The original device: cpu
The current device: mps:0


### (5) Automatic Differentiation with Autograd

PyTorch’s ```autograd``` module automates the computation of gradients, making it easier to implement backpropagation in neural networks.

#### (5.1) Enabling Autograd with ```requires_grad```

In [7]:
x = torch.tensor(2.0, requires_grad=True)
y = x ** 2 + 3 * x + 5
print("y:", y)

y: tensor(15., grad_fn=<AddBackward0>)


#### (5.2) Computing Gradients using ```backward()```

In [8]:
y.backward()  # Compute dy/dx
print("Gradient of y with respect to x:", x.grad)

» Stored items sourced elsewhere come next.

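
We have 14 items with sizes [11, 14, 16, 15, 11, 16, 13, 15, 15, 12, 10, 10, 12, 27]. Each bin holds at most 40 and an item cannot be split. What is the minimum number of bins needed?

5

Total = 27 + 16 + 16 + 15 + 15 + 15 + 14 + 13 + 12 + 12 + 11 + 11 + 10 + 10 = 197.
Lower bound: ⌈197/40⌉ = 5 bins.
A packing using 5 bins:
  bin 1: 27 + 13 = 40
  bin 2: 16 + 14 + 10 = 40
  bin 3: 16 + 12 + 12 = 40
  bin 4: 15 + 15 + 10 = 40
  bin 5: 15 + 11 + 11 = 37
This matches the lower bound, so 5 is optimal.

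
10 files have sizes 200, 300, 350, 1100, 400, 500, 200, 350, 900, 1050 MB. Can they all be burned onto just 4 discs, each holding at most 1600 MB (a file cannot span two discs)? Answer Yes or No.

Yes

A valid assignment using 4 discs:
  disc 1: 1100 + 500 = 1600
  disc 2: 1050 + 400 = 1450
  disc 3: 900 + 350 + 350 = 1600
  disc 4: 300 + 200 + 200 = 700
Every load is within 1600 MB, so 4 discs suffice.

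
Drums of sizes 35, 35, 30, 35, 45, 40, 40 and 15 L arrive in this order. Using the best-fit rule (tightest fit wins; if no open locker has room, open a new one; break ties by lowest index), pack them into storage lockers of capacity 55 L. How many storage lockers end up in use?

  35 → locker 1 (new)  [load 35/55]
  35 → locker 2 (new)  [load 35/55]
  30 → locker 3 (new)  [load 30/55]
  35 → locker 4 (new)  [load 35/55]
  45 → locker 5 (new)  [load 45/55]
  40 → locker 6 (new)  [load 40/55]
  40 → locker 7 (new)  [load 40/55]
  15 → locker 6  [load 55/55]
7 storage lockers opened.

7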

Gradient of y with respect to x: tensor(7.)


#### (5.3) Stopping Gradient Tracking

Sometimes, we may want to stop PyTorch from tracking gradients:

In [10]:
with torch.no_grad():
    y = x * 2 + 5  # No gradient will be computed
# y.backward()

Alternatively, disable tracking manually:

In [11]:
x.requires_grad_(False)

tensor(2.)

## Exercise

- 1. Create a 3×3 tensor filled with random numbers and print its shape, data type, and device.
- 2. Convert the NumPy array ```np.array([1, 2, 3, 4, 5, 6])``` into a PyTorch tensor:
     - Reshape it into a (3,2) tensor and denote it as ```tensorA```
     - Reshape it into a (2,3) tensor and denote it as ```tensorB```
     - Compute the transpose of ```tensorB``` and compare it with ```tensorA```.
     - Perform matrix multiplication on ```tensorB``` and ```tensorA```.
- 3.	Create a 4×4 tensor and
     - Extract the first row
     - Extract the last column
     - Modify the first row of the tensor by setting all its values to 10.
     - Check if a GPU is available and move a tensor to the GPU (if available), then back to the CPU.
- 4.	Create a tensor ```x = torch.tensor(2.0, requires_grad=True)```. Define a function $y = x^3 + 3x^2 + 5$ and compute its derivative using ```backward()```.
     - Print the gradient (```x.grad```).
     - Disable gradient tracking using ```torch.no_grad()```, then verify that ```requires_grad``` is False in the new tensor.